Mumbai: The stress in corporate India seems to be more deep seated than what is coming out from earnings numbers. A large number of India Inc promoters has been forced to draw loans by pledging their holdings in the company and keep their entities afloat.
The top of the list is the Adani Group where the value of pledged shares is at a mind boggling high level of Rs352.26 billion (Dh18 billion) with some of the group entities having pledged close to 50 per cent of promoter holding with financial institutions against security for loans.
This is followed by the Tata Group, considered a relatively stable enterprise with assured revenue stream. The total value of pledged shares in this case is a high of Rs19,097 crore. But unlike the Adani’s, where almost all group entities in energy and infrastructure sectors have borrowed by heavily pledging promoter shares, the stress as reflected by this trend seems to be concentrated in the operations of failing Tata Teleservices (Maharashtra) Ltd where promoters have pledged close to 35 per cent of their holdings.
There is no surprise in the case of Zee Group where shares of its entertainment arm tanked over 30 per cent last month in the wake of a media report that said its promoter company Essel Group was allegedly involved in laundering. The promoter pledged share is close to 60 per cent in case of ZEE Entertainment Enterprises, while cable television venture Siti Cable has astronomically high level of pledged shares at over 82 per cent.
Share pledging is generally on the higher side in sectors like — engineering, infrastructure, textiles. Promoters contribution in new greenfield projects is met by pledging of shares which are seen more in Power and Steel companies, where there is a long gestation period. These are the sectors where already stress level is high and many of the entities are also facing bankruptcy proceedings.
Accordingly, in companies like JSW Steel and JSW Energy, share pledging by promoters is at a high of about 43 and 53 per cent respectively.
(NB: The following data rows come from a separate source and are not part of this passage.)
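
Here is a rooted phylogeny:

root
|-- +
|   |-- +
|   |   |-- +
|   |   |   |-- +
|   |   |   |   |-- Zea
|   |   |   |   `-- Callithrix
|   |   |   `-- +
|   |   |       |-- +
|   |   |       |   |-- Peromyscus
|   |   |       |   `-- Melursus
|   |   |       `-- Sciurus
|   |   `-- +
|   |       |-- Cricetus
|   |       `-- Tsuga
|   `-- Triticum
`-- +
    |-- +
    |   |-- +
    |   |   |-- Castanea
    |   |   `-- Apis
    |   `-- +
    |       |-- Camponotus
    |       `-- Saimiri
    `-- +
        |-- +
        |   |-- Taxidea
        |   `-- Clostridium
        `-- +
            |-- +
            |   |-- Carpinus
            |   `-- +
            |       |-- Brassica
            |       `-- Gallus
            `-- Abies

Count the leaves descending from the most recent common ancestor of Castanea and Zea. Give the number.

The MRCA of Castanea and Zea is the root, so the clade is the entire tree.
That clade contains 18 terminal taxa: Abies, Apis, Brassica, Callithrix, Camponotus, Carpinus, Castanea, Clostridium, Cricetus, Gallus, Melursus, Peromyscus, Saimiri, Sciurus, Taxidea, Triticum, Tsuga, Zea.

18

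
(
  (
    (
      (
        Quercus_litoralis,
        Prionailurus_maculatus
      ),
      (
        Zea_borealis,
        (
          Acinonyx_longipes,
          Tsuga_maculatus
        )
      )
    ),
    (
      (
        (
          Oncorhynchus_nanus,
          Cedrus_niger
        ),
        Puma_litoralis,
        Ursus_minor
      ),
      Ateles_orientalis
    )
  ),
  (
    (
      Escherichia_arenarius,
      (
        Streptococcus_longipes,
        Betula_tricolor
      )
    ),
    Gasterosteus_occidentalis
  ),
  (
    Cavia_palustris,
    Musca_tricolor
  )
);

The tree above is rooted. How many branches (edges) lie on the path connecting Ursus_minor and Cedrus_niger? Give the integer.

3

The MRCA of Ursus_minor and Cedrus_niger is the node subtending ((Oncorhynchus_nanus,Cedrus_niger),Puma_litoralis,Ursus_minor).
From Ursus_minor up to that node: 1 branch. From Cedrus_niger up to the same node: 2 branches. Total: 1 + 2 = 3.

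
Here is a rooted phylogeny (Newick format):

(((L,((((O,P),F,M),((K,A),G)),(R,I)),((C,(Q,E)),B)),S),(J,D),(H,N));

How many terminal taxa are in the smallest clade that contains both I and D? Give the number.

19

The MRCA of I and D is the root, so the clade is the entire tree.
That clade contains 19 terminal taxa: A, B, C, D, E, F, G, H, I, J, K, L, M, N, O, P, Q, R, S.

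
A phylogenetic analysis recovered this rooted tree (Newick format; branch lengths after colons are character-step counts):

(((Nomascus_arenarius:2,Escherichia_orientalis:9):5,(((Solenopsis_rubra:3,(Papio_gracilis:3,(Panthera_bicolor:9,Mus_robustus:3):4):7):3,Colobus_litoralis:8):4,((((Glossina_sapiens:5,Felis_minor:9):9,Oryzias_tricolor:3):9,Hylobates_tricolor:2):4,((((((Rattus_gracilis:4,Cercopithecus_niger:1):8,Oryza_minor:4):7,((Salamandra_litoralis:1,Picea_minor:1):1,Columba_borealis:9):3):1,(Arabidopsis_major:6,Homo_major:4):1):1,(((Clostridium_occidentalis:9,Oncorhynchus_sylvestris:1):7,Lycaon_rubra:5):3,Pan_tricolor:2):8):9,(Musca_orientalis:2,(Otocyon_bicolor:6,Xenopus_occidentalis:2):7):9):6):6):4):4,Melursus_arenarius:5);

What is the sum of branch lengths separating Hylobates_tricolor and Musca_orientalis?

The path runs Hylobates_tricolor → … → MRCA → … → Musca_orientalis; the MRCA is the node subtending ((((Glossina_sapiens,Felis_minor),Oryzias_tricolor),Hylobates_tricolor),((((((Rattus_gracilis,Cercopithecus_niger),Oryza_minor),((Salamandra_litoralis,Picea_minor),Columba_borealis)),(Arabidopsis_major,Homo_major)),(((Clostridium_occidentalis,Oncorhynchus_sylvestris),Lycaon_rubra),Pan_tricolor)),(Musca_orientalis,(Otocyon_bicolor,Xenopus_occidentalis)))).
Branch lengths along that path: 2 + 4 + 6 + 9 + 2 = 23.

23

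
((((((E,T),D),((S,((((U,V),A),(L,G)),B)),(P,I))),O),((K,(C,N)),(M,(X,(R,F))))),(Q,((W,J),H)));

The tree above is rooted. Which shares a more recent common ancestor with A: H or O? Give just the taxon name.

The MRCA of A and O subtends ((((E,T),D),((S,((((U,V),A),(L,G)),B)),(P,I))),O) (13 taxa).
The MRCA of A and H is the root, subtending the entire tree (24 taxa).
The first is nested inside the second, so A shares a more recent common ancestor with O.

O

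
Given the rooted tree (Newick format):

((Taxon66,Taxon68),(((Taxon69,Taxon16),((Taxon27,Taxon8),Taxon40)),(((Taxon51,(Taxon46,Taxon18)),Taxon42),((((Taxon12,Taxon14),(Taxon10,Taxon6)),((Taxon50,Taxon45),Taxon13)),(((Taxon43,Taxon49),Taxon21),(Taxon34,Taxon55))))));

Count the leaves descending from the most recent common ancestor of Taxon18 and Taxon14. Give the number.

The MRCA of Taxon18 and Taxon14 is the node subtending (((Taxon51,(Taxon46,Taxon18)),Taxon42),((((Taxon12,Taxon14),(Taxon10,Taxon6)),((Taxon50,Taxon45),Taxon13)),(((Taxon43,Taxon49),Taxon21),(Taxon34,Taxon55)))).
That clade contains 16 terminal taxa: Taxon10, Taxon12, Taxon13, Taxon14, Taxon18, Taxon21, Taxon34, Taxon42, Taxon43, Taxon45, Taxon46, Taxon49, Taxon50, Taxon51, Taxon55, Taxon6.

16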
Even Kishore Biyani controlled Future Group of companies have high levels of pledged share of between 50-70 per cent while Naveen Jindal Group that has also lately faced problems with his energy business having lost the linked coal block has pledged almost half of his holding in Jindal Steel and Power. Similarly, Anil Agarwal has pledged almost entire promoter holding to keep Sterlite Technologies running while promoters of GMR Group also seems to have been left with no option but to pledge over 82 per cent of promoter holding.
“The pledging has picked up post-2014 after Non-Banking Financial Companies (NBFCs) got a lot more aggressive in lending to promoters. This arrangement worked well till 2017 when the mid-cap and the small cap shares were having a positive run.
Tables turned only after the mid cap and small cap stocks started correcting due to the weak sentiments hitting this section of the market. This has made companies with high level of pledged share riskier for investors,” said Mayuresh Joshi of Angel Broking.
Drawing loans against the shareholding or ‘share pledging’ also turned its head recently after the spike in the same caused multiple panic sell-off in the select stock. Experts see this as direct link between stressed sectors and the extent of pledged shares.
Data from the bourses show that pledged shares have seen a jump since 2014. Analysts say that share pledging is one way of promoters funding new greenfield projects but owing to speculation around the same and a lack in transparency, rise in pledged shares and its sale has caused massive volatility in specific stocks.
Companies report their share pledging on a quarterly basis but common investor does not know the minor details of pledging which creates confusion.
“There needs to be more transparency in the details of promoters pledging so that investors can take informed decisions while taking exposure to such companies,” said Kotak Securities Head of Fundamental Research, Rusmik Oza.
“The NBFC squeeze had triggered a fresh wave of uncertainty in the market after which margin call triggers in select high pledged shares has led to panic selling in many companies with poor corporate governance,” Oza added.
The problem becomes a lot more acute, said Joshi, in the case of mid-cap and small companies or where the share of the promoter pledge is more than 80 per cent of the promoter holding. That is where in the case of either market or business or the macro volatility, the underlying value proposition of the company reflected through its market price becomes most vulnerable.
Although such pledges have happened across sectors, it is more prevalent in capital expenditure heavy (CAPEX) sectors like steel, power, ports and telecom where the promoter has borrowed to fund their stake buys in the same company or another group company which is a capex heavy ventures, said Deepak Jasani of HDFC Securities.